Both clusters have a similar set of aggregates of just about equal size. Both clusters’ aggregates contain the same list of volumes of the same size, with the same space total/used/available on both sets.
But on the target cluster the same aggregates are reporting 30% more used space.
This is about on par with the dedupe savings we’re getting on the primary so when I first noticed this my thought was to check that dedupe was OK on the target. But if you look in the webUI, it reports that no “storage efficiency” is available on a replication target, and ended up thinking this meant that the secondary data would have to be full-sized. I even recall asking someone and having this confirmed, but can’t recall if that came from the vendor SE or our VAR SE or a support tech or.
Now we’re approaching the space limit of the secondary cluster and I’m looking deeper. At this point, as it appears that for each volume the total/used/free space matches after dedupe on the source, I’m thinking that dedupe properties aren’t exposed on the target but the data is still a true copy of the deduped original. This is supported by being able to view dedupe stats on the target via the CLI that show the same savings as on the source.

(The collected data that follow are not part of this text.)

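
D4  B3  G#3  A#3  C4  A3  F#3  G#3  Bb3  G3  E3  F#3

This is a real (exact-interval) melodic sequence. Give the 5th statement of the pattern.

With a 4-note motive the entries are D4, C4, Bb3, each down a 2nd from the previous.
Extending down a 2nd: Ab3 → Gb3.
From Gb3 the exact shape gives Gb3 Eb3 C3 D3.

Gb3 Eb3 C3 D3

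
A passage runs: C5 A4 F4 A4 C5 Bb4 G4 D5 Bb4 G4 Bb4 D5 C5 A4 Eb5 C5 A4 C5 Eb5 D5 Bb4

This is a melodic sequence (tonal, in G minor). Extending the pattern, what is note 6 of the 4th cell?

Eb5

With 7-note cells, note 6 of each statement runs Bb4, C5, D5.
From D5, up a 2nd gives Eb5.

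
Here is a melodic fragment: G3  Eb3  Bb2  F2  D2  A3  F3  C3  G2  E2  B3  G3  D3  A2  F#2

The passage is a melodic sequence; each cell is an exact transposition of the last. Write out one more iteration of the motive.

With a 5-note motive the entries are G3, A3, B3, each up a 2nd from the previous.
So cell 4 is C#4 A3 E3 B2 G#2.

C#4 A3 E3 B2 G#2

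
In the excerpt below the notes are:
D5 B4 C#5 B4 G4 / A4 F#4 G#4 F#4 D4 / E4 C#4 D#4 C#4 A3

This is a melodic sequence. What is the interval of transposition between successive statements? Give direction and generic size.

The 5-note cells begin on D5, A4, E4 — each down a 4th from the last.
From D5 to A4: down a 4th.

down a 4th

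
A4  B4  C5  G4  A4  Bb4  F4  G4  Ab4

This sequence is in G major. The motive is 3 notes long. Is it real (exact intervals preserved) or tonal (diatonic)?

real

Each cell has the same semitone pattern (2, 1) — intervals are preserved exactly.
And Bb4 lies outside G major, so the sequence is real rather than tonal.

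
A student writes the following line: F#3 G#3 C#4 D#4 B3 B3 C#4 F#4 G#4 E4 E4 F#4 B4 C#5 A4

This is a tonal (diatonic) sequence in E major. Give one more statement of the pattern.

The 5-note cells begin on F#3, B3, E4 — each up a 4th from the last.
From A4 the diatonic shape gives A4 B4 E5 F#5 D#5.

A4 B4 E5 F#5 D#5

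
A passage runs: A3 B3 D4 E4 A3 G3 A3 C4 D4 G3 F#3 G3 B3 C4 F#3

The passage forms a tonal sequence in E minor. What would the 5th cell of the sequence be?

D3 E3 G3 A3 D3

Unit = 5 notes; the statements start on A3, G3, F#3, moving down a 2nd each time.
Extending down a 2nd: E3 → D3.
Statement 5 starts on D3 and keeps the same diatonic contour: D3 E3 G3 A3 D3.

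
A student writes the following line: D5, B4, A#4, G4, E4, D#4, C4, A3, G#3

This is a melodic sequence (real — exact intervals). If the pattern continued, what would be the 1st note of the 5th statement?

Bb2

The unit is 3 notes. Position-1 pitches of the 3 shown cells: D5, G4, C4.
Extending down a 5th: F3 → Bb2.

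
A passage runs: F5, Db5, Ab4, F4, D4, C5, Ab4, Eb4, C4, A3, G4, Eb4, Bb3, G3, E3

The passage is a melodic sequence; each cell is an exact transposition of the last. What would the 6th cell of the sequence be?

E3 C3 G2 E2 C#2

Unit = 5 notes; the statements start on F5, C5, G4, moving down a 4th each time.
Carrying on: D4 → A3 → E3.
From E3 the exact shape gives E3 C3 G2 E2 C#2.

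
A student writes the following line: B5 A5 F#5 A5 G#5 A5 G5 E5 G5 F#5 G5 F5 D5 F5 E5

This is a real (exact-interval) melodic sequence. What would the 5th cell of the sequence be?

Eb5 Db5 Bb4 Db5 C5

Unit = 5 notes; the statements start on B5, A5, G5, moving down a 2nd each time.
Carrying on: F5 → Eb5.
From Eb5 the exact shape gives Eb5 Db5 Bb4 Db5 C5.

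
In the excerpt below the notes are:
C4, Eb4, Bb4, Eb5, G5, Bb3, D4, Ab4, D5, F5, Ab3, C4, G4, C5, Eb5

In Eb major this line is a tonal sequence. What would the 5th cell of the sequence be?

F3 Ab3 Eb4 Ab4 C5

The 5-note cells begin on C4, Bb3, Ab3 — each down a 2nd from the last.
Extending down a 2nd: G3 → F3.
So cell 5 is F3 Ab3 Eb4 Ab4 C5.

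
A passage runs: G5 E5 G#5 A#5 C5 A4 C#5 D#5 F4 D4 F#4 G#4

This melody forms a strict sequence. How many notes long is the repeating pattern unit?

12 notes total. Splitting into 3 groups of 4:
G5 E5 G#5 A#5 | C5 A4 C#5 D#5 | F4 D4 F#4 G#4
That's a consistent down a 5th shift per cell, and no other grouping gives one.

4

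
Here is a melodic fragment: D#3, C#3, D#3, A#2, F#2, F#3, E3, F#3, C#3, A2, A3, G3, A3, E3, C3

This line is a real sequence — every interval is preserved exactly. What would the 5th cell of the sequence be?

The 5-note cells begin on D#3, F#3, A3 — each up a 3rd from the last.
Extending up a 3rd: C4 → Eb4.
So cell 5 is Eb4 Db4 Eb4 Bb3 Gb3.

Eb4 Db4 Eb4 Bb3 Gb3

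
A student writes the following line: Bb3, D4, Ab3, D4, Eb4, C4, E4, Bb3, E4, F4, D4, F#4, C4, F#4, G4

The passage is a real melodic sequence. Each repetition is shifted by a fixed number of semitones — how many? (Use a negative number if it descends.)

2

The 5-note cells begin on Bb3, C4, D4 — each up a 2nd from the last.
Bb3→C4 is 60 − 58 = 2 semitones.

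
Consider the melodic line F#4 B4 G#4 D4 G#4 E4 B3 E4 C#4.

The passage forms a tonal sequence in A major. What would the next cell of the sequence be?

G#3 C#4 A3

With a 3-note motive the entries are F#4, D4, B3, each down a 3rd from the previous.
Statement 4 starts on G#3 and keeps the same diatonic contour: G#3 C#4 A3.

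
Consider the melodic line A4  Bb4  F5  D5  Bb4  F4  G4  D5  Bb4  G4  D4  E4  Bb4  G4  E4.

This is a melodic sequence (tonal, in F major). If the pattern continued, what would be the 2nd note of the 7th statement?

D3

Grouping in 5s, the 2nd note of each cell is Bb4, G4, E4.
Extending down a 3rd: C4 → A3 → F3 → D3.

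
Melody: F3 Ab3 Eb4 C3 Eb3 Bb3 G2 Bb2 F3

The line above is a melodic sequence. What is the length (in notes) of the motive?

3

Try groups of 3 (3 cells in 9 notes):
F3 Ab3 Eb4 | C3 Eb3 Bb3 | G2 Bb2 F3
That's a consistent down a 4th shift per cell, and no other grouping gives one.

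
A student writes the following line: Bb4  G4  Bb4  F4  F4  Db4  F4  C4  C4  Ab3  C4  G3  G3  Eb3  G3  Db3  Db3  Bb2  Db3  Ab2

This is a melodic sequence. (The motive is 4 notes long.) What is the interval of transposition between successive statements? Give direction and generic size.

down a 4th

Unit = 4 notes; the statements start on Bb4, F4, C4, G3, Db3, moving down a 4th each time.
Bb4 to F4 is down a 4th.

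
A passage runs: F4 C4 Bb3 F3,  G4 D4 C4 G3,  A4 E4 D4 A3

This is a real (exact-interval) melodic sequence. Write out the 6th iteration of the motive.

D#5 A#4 G#4 D#4

Taking 4-note groups, the heads are F4, G4, A4: the pattern moves up a 2nd.
Continuing the starts: B4 → C#5 → D#5.
So cell 6 is D#5 A#4 G#4 D#4.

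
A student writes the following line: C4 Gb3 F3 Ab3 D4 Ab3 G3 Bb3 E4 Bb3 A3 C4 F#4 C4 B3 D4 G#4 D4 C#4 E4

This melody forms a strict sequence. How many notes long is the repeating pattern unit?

There are 20 notes; a 4-note unit gives 5 cells:
C4 Gb3 F3 Ab3 | D4 Ab3 G3 Bb3 | E4 Bb3 A3 C4 | F#4 C4 B3 D4 | G#4 D4 C#4 E4
That's a consistent up a 2nd shift per cell, and no other grouping gives one.

4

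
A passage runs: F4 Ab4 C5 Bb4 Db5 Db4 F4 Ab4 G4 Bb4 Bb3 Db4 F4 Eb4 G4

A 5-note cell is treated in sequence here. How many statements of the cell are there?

3

15 notes in groups of 5 gives 15/5 = 3 statements.
Starts: F4, Db4, Bb3 — each down a 3rd.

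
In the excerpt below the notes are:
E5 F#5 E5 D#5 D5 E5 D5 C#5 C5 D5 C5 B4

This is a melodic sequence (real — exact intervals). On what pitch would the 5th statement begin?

Ab4

Unit = 4 notes; the statements start on E5, D5, C5, moving down a 2nd each time.
Extending the heads down a 2nd: Bb4 → Ab4.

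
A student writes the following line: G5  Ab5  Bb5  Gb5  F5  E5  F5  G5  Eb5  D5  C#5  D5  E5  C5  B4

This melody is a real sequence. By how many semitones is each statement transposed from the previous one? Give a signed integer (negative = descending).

-3

The 5-note cells begin on G5, E5, C#5 — each down a 3rd from the last.
G5→E5 is 76 − 79 = -3 semitones.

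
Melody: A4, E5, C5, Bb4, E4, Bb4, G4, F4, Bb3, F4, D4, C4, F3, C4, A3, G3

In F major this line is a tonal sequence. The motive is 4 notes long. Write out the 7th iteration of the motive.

D2 A2 F2 E2

The 4-note cells begin on A4, E4, Bb3, F3 — each down a 4th from the last.
Extending down a 4th: C3 → G2 → D2.
From D2 the diatonic shape gives D2 A2 F2 E2.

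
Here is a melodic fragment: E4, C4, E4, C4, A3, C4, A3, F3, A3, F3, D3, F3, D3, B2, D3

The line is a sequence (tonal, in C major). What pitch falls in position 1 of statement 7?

With 3-note cells, note 1 of each statement runs E4, C4, A3, F3, D3.
Extending down a 3rd: B2 → G2.

G2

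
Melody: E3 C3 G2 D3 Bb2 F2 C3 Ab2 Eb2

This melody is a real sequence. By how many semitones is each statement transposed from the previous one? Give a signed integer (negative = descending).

-2

Unit = 3 notes; the statements start on E3, D3, C3, moving down a 2nd each time.
Counting half-steps from E3 to D3: -2.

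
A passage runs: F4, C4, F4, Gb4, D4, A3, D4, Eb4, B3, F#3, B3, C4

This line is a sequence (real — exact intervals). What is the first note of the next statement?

Unit = 4 notes; the statements start on F4, D4, B3, moving down a 3rd each time.
The next head, down a 3rd from B3, is G#3.

G#3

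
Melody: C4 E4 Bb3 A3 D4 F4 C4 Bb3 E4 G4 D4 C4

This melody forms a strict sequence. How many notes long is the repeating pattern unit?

12 notes total. Splitting into 3 groups of 4:
C4 E4 Bb3 A3 | D4 F4 C4 Bb3 | E4 G4 D4 C4
That's a consistent up a 2nd shift per cell, and no other grouping gives one.

4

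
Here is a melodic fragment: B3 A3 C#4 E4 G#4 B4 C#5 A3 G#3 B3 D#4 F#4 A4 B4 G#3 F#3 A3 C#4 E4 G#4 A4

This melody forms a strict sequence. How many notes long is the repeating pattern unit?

7

Try groups of 7 (3 cells in 21 notes):
B3 A3 C#4 E4 G#4 B4 C#5 | A3 G#3 B3 D#4 F#4 A4 B4 | G#3 F#3 A3 C#4 E4 G#4 A4
Each cell is the previous one down a 2nd — so the unit is 7 notes.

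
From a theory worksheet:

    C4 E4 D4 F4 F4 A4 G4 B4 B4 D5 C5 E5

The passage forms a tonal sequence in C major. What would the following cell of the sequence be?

With a 4-note motive the entries are C4, F4, B4, each up a 4th from the previous.
Statement 4 starts on E5 and keeps the same diatonic contour: E5 G5 F5 A5.

E5 G5 F5 A5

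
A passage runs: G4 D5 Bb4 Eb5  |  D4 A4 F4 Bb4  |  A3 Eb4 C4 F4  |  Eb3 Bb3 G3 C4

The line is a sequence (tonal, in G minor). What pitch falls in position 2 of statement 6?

C3

Grouping in 4s, the 2nd note of each cell is D5, A4, Eb4, Bb3.
Each moves down a 4th. Continuing: F3 → C3.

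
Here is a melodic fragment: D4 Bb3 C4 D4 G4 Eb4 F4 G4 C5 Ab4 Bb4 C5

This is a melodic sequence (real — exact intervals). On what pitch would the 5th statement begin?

Bb5

Unit = 4 notes; the statements start on D4, G4, C5, moving up a 4th each time.
Continuing: F5 → Bb5. Statement 5 starts on Bb5.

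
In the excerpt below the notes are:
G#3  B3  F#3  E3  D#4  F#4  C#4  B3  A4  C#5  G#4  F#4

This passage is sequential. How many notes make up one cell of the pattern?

4

12 notes total. Splitting into 3 groups of 4:
G#3 B3 F#3 E3 | D#4 F#4 C#4 B3 | A4 C#5 G#4 F#4
That's a consistent up a 5th shift per cell, and no other grouping gives one.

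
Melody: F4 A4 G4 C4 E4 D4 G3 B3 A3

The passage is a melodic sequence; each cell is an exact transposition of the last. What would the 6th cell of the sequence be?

With a 3-note motive the entries are F4, C4, G3, each down a 4th from the previous.
Continuing the starts: D3 → A2 → E2.
Statement 6 starts on E2 and keeps the same exact contour: E2 G#2 F#2.

E2 G#2 F#2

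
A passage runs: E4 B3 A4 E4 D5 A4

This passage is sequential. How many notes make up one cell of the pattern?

There are 6 notes; a 2-note unit gives 3 cells:
E4 B3 | A4 E4 | D5 A4
Every group is a transposition up a 4th of the one before; no shorter unit works.

2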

Note that we’re also snapshotting these volumes, and while we’re deduping daily, we’re snapshotting hourly. A colleague mentioned remembering that this could mean mirrored data that’s not deduped yet is being replicated full-size. But if so, wouldn’t this be reflected in the dedupe stats on the target?
OK, just found that “storage aggregate show -fields usedsize,physical-used” on the primary/source cluster shows that used and physical-used are about identical for all aggrs. On the secondary/target, used is consistently larger than physical-used and the total difference makes up the 30% I’m “missing.”
Is this a problem with my reporting? Are we actually OK and I need to look at physical-used instead of used? Or if we’re not OK, where is the space being used and can I get it back?